Americo Castro photo

Americo Castro

Américo Castro y Quesada was a Spanish cultural historian, philologist, and literary critic who challenged some of the prevailing notions of Spanish identity, raising heated controversy with his conclusions that Spaniards didn't become the distinct group they are today until after the Islamic conquest of Hispania of 711, an event that turned them into an Iberian caste coexisting among Moors and Jews, and the history of Spain and Portugal was adversely affected with the success in the eleventh to fifteenth centuries of the "Reconquista" or Christian reconquest of the Iberian peninsula and with the Spanish expulsion of the Jews (1492).

Castro was born on May 4, 1885, in Cantagalo, Brazil, to Spanish parents.
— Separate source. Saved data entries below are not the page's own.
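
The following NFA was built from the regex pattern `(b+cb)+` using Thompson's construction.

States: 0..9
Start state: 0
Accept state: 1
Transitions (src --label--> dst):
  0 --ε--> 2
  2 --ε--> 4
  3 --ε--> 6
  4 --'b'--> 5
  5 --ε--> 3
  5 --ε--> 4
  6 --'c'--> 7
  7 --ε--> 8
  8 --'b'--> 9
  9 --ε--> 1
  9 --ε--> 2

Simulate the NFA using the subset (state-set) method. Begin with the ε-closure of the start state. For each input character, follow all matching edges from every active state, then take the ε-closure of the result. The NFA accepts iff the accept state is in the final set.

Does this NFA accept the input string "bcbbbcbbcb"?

S₀ = ε-closure({0}) = {0,2,4}
'b' @ 1: {3,4,5,6}
'c' @ 2: {7,8}
'b' @ 3: {1,2,4,9}  [accepting]
'b' @ 4: {3,4,5,6}
'b' @ 5: {3,4,5,6}
'c' @ 6: {7,8}
'b' @ 7: {1,2,4,9}  [accepting]
'b' @ 8: {3,4,5,6}
'c' @ 9: {7,8}
'b' @ 10: {1,2,4,9}  [accepting]
after full input: {1,2,4,9}  (accept=1 in)

Answer: ACCEPT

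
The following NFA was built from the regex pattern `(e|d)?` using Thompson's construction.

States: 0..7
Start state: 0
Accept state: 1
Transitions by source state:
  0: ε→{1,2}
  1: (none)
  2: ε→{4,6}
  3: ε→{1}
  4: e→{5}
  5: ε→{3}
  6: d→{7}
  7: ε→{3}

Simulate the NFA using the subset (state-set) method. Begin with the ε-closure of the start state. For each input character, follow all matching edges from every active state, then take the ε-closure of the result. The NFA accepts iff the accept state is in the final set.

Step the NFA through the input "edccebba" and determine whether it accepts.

start: ε-closure({0}) = {0,1,2,4,6}
'e' @ 1: {1,3,5}  ✓accept
'd' @ 2: {}  — dead — no transitions
rest 'ccebba' ignored (set empty)
after full input: {}  (accept=1 not in)

Answer: REJECT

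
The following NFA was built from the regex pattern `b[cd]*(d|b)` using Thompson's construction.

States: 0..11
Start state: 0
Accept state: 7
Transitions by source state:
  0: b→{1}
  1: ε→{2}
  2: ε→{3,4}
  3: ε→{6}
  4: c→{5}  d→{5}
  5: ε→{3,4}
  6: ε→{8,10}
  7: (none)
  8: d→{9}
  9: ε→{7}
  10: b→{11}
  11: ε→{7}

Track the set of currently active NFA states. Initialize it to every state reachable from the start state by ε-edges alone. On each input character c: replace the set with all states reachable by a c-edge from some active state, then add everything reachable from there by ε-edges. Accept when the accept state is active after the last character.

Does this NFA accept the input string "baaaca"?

start: ε-closure({0}) = {0}
'b' @ 1: {1,2,3,4,6,8,10}
'a' @ 2: {}  — dead — no transitions
rest 'aaca' ignored (set empty)
after full input: {}  (accept=7 not in)

Answer: REJECT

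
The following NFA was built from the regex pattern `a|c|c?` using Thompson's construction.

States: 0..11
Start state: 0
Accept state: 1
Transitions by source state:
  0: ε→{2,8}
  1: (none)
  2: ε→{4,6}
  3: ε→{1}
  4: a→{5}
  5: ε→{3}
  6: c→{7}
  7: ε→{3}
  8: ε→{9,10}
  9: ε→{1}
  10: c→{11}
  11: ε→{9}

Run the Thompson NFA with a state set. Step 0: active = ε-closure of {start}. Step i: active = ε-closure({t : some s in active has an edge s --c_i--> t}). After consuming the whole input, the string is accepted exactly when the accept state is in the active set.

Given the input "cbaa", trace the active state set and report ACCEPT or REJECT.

Answer: REJECT

Trace:
S₀ = ε-closure({0}) = {0,1,2,4,6,8,9,10}
'c' @ 1: {1,3,7,9,11}  ✓accept
'b' @ 2: {}  — state set empty
rest 'aa' ignored (set empty)
end set {} — state 1 not in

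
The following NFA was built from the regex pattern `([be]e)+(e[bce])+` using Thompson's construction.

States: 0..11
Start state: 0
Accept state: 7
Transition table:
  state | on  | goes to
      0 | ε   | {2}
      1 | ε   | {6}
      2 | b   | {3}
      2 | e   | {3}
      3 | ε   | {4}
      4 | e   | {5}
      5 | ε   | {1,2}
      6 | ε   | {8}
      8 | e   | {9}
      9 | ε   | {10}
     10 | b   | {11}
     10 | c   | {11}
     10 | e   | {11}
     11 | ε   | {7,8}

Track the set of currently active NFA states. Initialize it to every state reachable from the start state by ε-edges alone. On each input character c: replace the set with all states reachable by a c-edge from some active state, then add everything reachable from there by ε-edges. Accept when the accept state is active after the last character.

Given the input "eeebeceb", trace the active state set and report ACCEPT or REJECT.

Answer: ACCEPT

Trace:
start: ε-closure({0}) = {0,2}
'e' @ 1: {3,4}
'e' @ 2: {1,2,5,6,8}
'e' @ 3: {3,4,9,10}
'b' @ 4: {7,8,11}  [accepting]
'e' @ 5: {9,10}
'c' @ 6: {7,8,11}  [accepting]
'e' @ 7: {9,10}
'b' @ 8: {7,8,11}  [accepting]
end set {7,8,11} — state 7 in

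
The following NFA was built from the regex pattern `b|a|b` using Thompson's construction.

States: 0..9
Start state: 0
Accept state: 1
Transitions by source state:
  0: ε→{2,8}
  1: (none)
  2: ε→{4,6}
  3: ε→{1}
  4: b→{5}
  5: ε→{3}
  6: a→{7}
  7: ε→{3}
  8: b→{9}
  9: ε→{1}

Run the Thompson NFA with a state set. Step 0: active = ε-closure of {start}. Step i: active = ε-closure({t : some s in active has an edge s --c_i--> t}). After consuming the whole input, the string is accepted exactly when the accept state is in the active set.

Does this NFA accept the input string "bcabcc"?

Answer: REJECT

Steps:
initial (ε-close {0}): {0,2,4,6,8}
'b' @ 1: {1,3,5,9}  (accept∈set)
'c' @ 2: {}  — dead — no transitions
rest 'abcc' ignored (set empty)
end set {} — state 1 not in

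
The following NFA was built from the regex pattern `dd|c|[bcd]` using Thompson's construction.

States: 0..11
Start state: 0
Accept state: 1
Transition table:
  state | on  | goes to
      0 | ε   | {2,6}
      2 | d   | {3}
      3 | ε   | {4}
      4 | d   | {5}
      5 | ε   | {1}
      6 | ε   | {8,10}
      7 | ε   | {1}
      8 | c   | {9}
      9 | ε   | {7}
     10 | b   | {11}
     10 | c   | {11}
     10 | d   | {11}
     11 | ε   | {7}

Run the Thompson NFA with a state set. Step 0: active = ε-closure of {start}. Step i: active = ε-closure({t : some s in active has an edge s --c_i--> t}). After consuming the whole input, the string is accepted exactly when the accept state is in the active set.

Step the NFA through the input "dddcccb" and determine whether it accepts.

Answer: REJECT

Derivation:
S₀ = ε-closure({0}) = {0,2,6,8,10}
'd' @ 1: {1,3,4,7,11}  [accepting]
'd' @ 2: {1,5}  [accepting]
'd' @ 3: {}  — dead — no transitions
rest 'cccb' ignored (set empty)
final: {}; accept 1 not in set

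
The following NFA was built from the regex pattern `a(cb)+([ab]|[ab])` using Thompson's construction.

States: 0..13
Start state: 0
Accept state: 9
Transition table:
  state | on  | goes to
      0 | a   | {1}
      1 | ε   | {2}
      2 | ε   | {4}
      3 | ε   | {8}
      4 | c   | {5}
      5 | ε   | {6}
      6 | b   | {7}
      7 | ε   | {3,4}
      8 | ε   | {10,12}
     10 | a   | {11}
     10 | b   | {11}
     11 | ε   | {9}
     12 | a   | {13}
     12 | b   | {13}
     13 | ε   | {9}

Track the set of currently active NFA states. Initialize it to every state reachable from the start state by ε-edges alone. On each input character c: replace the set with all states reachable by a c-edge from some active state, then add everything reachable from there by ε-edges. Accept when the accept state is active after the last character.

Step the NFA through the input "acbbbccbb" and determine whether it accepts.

start: ε-closure({0}) = {0}
'a' @ 1: {1,2,4}
'c' @ 2: {5,6}
'b' @ 3: {3,4,7,8,10,12}
'b' @ 4: {9,11,13}  ✓accept
'b' @ 5: {}  — dead — no transitions
rest 'ccbb' ignored (set empty)
after full input: {}  (accept=9 not in)

Answer: REJECT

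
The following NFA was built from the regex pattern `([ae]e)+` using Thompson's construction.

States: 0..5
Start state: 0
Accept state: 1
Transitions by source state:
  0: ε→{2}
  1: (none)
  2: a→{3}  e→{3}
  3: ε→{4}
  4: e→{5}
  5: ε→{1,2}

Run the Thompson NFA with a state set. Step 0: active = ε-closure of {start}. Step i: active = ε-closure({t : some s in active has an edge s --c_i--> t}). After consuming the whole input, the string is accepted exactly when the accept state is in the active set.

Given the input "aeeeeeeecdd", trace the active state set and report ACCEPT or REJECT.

initial (ε-close {0}): {0,2}
'a' @ 1: {3,4}
'e' @ 2: {1,2,5}  (accept∈set)
'e' @ 3: {3,4}
'e' @ 4: {1,2,5}  (accept∈set)
'e' @ 5: {3,4}
'e' @ 6: {1,2,5}  (accept∈set)
'e' @ 7: {3,4}
'e' @ 8: {1,2,5}  (accept∈set)
'c' @ 9: {}  — no active states
rest 'dd' ignored (set empty)
end set {} — state 1 not in

Answer: REJECT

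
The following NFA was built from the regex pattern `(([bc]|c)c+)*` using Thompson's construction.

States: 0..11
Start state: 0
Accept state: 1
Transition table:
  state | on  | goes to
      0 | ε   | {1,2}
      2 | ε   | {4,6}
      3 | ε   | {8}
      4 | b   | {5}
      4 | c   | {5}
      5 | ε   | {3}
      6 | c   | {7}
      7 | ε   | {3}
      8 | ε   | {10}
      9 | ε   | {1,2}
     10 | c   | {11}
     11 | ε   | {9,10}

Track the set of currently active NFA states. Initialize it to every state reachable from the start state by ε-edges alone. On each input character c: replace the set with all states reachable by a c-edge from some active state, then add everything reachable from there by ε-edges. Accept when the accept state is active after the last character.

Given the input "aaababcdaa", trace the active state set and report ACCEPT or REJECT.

start: ε-closure({0}) = {0,1,2,4,6}
'a' @ 1: {}  — state set empty
rest 'aababcdaa' ignored (set empty)
end set {} — state 1 not in

Answer: REJECT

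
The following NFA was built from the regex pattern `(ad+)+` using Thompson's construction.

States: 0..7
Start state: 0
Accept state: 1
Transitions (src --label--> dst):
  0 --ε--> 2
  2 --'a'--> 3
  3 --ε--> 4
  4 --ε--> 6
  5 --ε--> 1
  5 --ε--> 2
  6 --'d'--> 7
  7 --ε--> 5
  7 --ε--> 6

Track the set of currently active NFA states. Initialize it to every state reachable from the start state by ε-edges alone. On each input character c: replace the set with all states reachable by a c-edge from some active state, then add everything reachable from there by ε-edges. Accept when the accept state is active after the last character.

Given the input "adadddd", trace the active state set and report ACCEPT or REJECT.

S₀ = ε-closure({0}) = {0,2}
'a' @ 1: {3,4,6}
'd' @ 2: {1,2,5,6,7}  ✓accept
'a' @ 3: {3,4,6}
'd' @ 4: {1,2,5,6,7}  ✓accept
'd' @ 5: {1,2,5,6,7}  ✓accept
'd' @ 6: {1,2,5,6,7}  ✓accept
'd' @ 7: {1,2,5,6,7}  ✓accept
end set {1,2,5,6,7} — state 1 in

Answer: ACCEPT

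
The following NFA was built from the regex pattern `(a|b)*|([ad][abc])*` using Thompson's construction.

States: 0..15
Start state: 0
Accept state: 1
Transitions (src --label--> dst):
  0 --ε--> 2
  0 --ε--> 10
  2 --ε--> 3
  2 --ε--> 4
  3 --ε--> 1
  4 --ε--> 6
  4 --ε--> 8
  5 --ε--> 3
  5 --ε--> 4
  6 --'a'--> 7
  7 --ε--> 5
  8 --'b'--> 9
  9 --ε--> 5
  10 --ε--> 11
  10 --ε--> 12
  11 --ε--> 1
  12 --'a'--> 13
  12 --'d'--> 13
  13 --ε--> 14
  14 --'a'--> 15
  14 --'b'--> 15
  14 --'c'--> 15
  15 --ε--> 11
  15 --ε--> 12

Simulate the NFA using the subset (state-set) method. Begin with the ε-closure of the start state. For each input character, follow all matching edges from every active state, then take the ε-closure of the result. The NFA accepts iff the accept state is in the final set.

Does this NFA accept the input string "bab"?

start: ε-closure({0}) = {0,1,2,3,4,6,8,10,11,12}
'b' @ 1: {1,3,4,5,6,8,9}  ✓accept
'a' @ 2: {1,3,4,5,6,7,8}  ✓accept
'b' @ 3: {1,3,4,5,6,8,9}  ✓accept
after full input: {1,3,4,5,6,8,9}  (accept=1 in)

Answer: ACCEPT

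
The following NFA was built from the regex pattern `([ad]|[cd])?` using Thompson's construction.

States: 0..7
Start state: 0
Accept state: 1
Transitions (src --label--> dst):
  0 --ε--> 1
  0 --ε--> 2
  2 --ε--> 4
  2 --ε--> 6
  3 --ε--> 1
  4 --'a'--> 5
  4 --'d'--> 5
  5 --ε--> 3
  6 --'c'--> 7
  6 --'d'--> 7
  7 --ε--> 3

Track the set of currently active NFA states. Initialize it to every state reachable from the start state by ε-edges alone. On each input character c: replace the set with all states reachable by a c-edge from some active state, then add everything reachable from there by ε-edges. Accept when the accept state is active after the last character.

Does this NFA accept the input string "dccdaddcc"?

Answer: REJECT

Derivation:
start: ε-closure({0}) = {0,1,2,4,6}
'd' @ 1: {1,3,5,7}  (accept∈set)
'c' @ 2: {}  — no active states
rest 'cdaddcc' ignored (set empty)
final: {}; accept 1 not in set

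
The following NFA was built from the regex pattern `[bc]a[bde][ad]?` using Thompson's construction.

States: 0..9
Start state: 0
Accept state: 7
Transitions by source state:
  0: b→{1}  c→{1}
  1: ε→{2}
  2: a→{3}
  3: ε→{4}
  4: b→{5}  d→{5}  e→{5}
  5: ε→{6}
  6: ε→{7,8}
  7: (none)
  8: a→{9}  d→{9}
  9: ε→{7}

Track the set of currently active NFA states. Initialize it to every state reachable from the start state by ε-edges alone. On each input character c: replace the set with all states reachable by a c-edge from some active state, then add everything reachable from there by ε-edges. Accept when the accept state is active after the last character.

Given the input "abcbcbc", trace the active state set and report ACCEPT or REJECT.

Answer: REJECT

Trace:
initial (ε-close {0}): {0}
'a' @ 1: {}  — dead — no transitions
rest 'bcbcbc' ignored (set empty)
after full input: {}  (accept=7 not in)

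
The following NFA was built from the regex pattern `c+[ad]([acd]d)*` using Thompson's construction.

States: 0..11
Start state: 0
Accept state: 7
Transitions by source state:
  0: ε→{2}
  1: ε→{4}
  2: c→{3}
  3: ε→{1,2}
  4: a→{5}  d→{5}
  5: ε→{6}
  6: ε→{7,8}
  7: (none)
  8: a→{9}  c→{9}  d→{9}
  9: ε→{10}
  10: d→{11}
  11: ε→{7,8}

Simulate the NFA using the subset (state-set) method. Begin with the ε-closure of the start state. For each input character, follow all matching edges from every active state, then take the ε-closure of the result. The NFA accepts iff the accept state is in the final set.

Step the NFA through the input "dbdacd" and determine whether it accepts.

start: ε-closure({0}) = {0,2}
'd' @ 1: {}  — state set empty
rest 'bdacd' ignored (set empty)
after full input: {}  (accept=7 not in)

Answer: REJECT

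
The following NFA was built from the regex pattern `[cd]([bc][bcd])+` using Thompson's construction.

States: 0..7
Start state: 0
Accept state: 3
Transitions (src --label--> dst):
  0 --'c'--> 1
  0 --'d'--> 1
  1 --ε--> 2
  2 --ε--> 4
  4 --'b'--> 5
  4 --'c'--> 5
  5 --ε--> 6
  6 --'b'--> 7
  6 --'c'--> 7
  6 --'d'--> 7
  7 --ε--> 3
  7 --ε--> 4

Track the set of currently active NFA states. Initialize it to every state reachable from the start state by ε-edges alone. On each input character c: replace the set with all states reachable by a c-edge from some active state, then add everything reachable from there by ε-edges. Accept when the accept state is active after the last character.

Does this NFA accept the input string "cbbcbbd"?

S₀ = ε-closure({0}) = {0}
'c' @ 1: {1,2,4}
'b' @ 2: {5,6}
'b' @ 3: {3,4,7}  (accept∈set)
'c' @ 4: {5,6}
'b' @ 5: {3,4,7}  (accept∈set)
'b' @ 6: {5,6}
'd' @ 7: {3,4,7}  (accept∈set)
final: {3,4,7}; accept 3 in set

Answer: ACCEPT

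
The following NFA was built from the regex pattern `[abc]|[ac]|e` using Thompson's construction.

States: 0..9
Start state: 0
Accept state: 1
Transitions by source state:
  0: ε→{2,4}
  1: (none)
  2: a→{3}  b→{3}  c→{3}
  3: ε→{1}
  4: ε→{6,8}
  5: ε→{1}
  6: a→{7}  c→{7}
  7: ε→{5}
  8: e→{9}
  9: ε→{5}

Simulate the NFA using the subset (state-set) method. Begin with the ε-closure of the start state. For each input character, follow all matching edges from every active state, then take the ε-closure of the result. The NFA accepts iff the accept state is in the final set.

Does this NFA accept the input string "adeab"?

Answer: REJECT

Derivation:
start: ε-closure({0}) = {0,2,4,6,8}
'a' @ 1: {1,3,5,7}  [accepting]
'd' @ 2: {}  — state set empty
rest 'eab' ignored (set empty)
after full input: {}  (accept=1 not in)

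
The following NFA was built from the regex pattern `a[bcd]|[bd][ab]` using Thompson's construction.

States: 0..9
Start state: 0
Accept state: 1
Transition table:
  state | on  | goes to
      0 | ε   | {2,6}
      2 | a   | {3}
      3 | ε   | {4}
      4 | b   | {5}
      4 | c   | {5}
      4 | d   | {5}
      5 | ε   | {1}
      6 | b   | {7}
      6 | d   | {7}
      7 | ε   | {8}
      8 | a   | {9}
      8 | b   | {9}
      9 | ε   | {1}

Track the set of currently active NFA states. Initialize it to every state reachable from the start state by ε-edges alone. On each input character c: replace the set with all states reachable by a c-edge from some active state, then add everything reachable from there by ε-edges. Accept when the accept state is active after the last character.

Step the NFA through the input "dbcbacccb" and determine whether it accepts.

S₀ = ε-closure({0}) = {0,2,6}
'd' @ 1: {7,8}
'b' @ 2: {1,9}  [accepting]
'c' @ 3: {}  — dead — no transitions
rest 'bacccb' ignored (set empty)
end set {} — state 1 not in

Answer: REJECT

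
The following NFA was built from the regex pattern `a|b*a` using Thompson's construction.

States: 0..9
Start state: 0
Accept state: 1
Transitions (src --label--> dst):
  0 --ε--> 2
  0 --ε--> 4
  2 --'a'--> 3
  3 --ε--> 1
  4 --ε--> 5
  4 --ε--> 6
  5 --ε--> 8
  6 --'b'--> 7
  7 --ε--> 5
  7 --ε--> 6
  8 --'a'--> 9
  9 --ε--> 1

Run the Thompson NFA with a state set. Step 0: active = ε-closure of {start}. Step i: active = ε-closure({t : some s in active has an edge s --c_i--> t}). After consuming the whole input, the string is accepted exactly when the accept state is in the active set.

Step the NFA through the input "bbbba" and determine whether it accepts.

Answer: ACCEPT

Derivation:
initial (ε-close {0}): {0,2,4,5,6,8}
'b' @ 1: {5,6,7,8}
'b' @ 2: {5,6,7,8}
'b' @ 3: {5,6,7,8}
'b' @ 4: {5,6,7,8}
'a' @ 5: {1,9}  [accepting]
after full input: {1,9}  (accept=1 in)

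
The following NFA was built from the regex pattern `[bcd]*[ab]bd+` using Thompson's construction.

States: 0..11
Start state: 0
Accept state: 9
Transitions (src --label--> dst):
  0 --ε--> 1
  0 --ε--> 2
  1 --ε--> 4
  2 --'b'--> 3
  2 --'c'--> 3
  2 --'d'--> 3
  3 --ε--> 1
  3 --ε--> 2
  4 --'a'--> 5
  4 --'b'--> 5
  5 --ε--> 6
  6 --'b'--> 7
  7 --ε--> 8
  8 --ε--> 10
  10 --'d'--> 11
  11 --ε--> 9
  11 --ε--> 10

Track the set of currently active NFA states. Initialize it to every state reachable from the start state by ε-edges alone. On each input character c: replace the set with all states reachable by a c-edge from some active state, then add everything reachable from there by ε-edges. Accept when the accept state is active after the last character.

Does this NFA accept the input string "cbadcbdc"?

Answer: REJECT

Steps:
S₀ = ε-closure({0}) = {0,1,2,4}
'c' @ 1: {1,2,3,4}
'b' @ 2: {1,2,3,4,5,6}
'a' @ 3: {5,6}
'd' @ 4: {}  — state set empty
rest 'cbdc' ignored (set empty)
end set {} — state 9 not in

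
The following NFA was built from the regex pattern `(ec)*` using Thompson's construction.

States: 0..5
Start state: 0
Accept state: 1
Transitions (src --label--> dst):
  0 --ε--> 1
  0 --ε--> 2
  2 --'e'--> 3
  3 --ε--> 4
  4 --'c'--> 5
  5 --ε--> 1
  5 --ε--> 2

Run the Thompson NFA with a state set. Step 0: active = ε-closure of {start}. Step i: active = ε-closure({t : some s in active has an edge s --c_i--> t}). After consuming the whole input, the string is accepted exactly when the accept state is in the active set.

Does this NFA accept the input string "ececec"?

start: ε-closure({0}) = {0,1,2}
'e' @ 1: {3,4}
'c' @ 2: {1,2,5}  [accepting]
'e' @ 3: {3,4}
'c' @ 4: {1,2,5}  [accepting]
'e' @ 5: {3,4}
'c' @ 6: {1,2,5}  [accepting]
end set {1,2,5} — state 1 in

Answer: ACCEPT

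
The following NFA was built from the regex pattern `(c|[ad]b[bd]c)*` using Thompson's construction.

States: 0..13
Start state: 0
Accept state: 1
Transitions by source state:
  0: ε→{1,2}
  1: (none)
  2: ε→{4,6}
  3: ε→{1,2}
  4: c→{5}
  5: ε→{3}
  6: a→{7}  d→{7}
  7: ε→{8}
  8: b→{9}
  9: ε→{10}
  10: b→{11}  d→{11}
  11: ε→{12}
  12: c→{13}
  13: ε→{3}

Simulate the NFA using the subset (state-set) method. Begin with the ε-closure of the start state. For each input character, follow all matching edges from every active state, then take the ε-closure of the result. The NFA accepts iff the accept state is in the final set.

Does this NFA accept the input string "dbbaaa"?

start: ε-closure({0}) = {0,1,2,4,6}
'd' @ 1: {7,8}
'b' @ 2: {9,10}
'b' @ 3: {11,12}
'a' @ 4: {}  — state set empty
rest 'aa' ignored (set empty)
end set {} — state 1 not in

Answer: REJECT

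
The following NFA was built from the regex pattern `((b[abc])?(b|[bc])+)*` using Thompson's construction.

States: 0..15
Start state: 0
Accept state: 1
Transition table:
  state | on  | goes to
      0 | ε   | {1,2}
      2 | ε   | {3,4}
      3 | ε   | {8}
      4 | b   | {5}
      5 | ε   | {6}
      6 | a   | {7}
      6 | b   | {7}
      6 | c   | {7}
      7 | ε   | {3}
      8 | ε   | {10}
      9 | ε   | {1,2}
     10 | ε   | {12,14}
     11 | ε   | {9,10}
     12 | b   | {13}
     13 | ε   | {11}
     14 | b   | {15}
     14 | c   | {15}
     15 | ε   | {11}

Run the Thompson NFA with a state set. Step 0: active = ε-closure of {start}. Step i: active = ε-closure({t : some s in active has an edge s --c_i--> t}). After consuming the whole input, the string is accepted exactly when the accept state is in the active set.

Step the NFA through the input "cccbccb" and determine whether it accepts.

start: ε-closure({0}) = {0,1,2,3,4,8,10,12,14}
'c' @ 1: {1,2,3,4,8,9,10,11,12,14,15}  [accepting]
'c' @ 2: {1,2,3,4,8,9,10,11,12,14,15}  [accepting]
'c' @ 3: {1,2,3,4,8,9,10,11,12,14,15}  [accepting]
'b' @ 4: {1,2,3,4,5,6,8,9,10,11,12,13,14,15}  [accepting]
'c' @ 5: {1,2,3,4,7,8,9,10,11,12,14,15}  [accepting]
'c' @ 6: {1,2,3,4,8,9,10,11,12,14,15}  [accepting]
'b' @ 7: {1,2,3,4,5,6,8,9,10,11,12,13,14,15}  [accepting]
final: {1,2,3,4,5,6,8,9,10,11,12,13,14,15}; accept 1 in set

Answer: ACCEPT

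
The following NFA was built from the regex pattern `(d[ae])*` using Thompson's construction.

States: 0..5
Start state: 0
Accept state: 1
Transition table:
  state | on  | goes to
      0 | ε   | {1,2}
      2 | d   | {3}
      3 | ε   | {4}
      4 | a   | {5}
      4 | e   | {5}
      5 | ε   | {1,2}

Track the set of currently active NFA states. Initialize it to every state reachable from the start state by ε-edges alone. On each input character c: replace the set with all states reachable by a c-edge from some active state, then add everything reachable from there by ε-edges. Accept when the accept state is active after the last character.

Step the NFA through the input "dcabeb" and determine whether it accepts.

S₀ = ε-closure({0}) = {0,1,2}
'd' @ 1: {3,4}
'c' @ 2: {}  — no active states
rest 'abeb' ignored (set empty)
final: {}; accept 1 not in set

Answer: REJECT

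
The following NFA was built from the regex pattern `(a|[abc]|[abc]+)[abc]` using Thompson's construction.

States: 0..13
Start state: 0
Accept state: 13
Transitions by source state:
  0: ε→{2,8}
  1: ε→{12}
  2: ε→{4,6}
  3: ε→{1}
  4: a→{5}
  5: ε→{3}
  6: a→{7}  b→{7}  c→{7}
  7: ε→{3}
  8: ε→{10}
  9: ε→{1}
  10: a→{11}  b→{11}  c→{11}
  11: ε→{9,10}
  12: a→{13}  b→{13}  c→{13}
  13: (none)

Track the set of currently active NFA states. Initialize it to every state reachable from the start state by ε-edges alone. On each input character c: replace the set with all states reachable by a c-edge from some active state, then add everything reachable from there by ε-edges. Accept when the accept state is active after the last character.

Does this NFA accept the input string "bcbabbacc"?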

In 1890 his parents returned with him to Spain where he then grew up. In 1904 he graduated from the University of Granada, going on to study at the Sorbonne in Paris from 1905 to 1907. After returning to Spain he organized the Centre for Historical Studies in Madrid in 1910 and headed its department of lexicography. In 1915 he became a professor at the University of Madrid.

Later, when the Spanish Republic was declared, he became its first ambassador to Germany in 1931. But when the Spanish Civil War broke out in 1936 he moved to the United States, teaching literature at the University of Wisconsin–Madison from 1937 to 1939, at the University of Texas from 1939 to 1940, and at Princeton University from 1940 to 1953.

Among Castro's most notable scholarly works are The Life of Lope de Vega (1919), Language, Teaching, and Literature (1924), The Thought of Cervantes (1925), Ibero-America, Its Present and Its Past (1941), The Spaniards: an Introduction to their History (1948), The Structure of Spanish History (1954), and Out of the State of Conflict (1961).


“The person who expects to understand history must submerge himself in it, must get rid of patriotism, as well as bitterness. And especially in studying a historic life that consists in insecurity must the historian rid himself of all insecurity. He must accept the totality of the data in all their fullness, the noble with the paltry, thinking of how the two interlock.”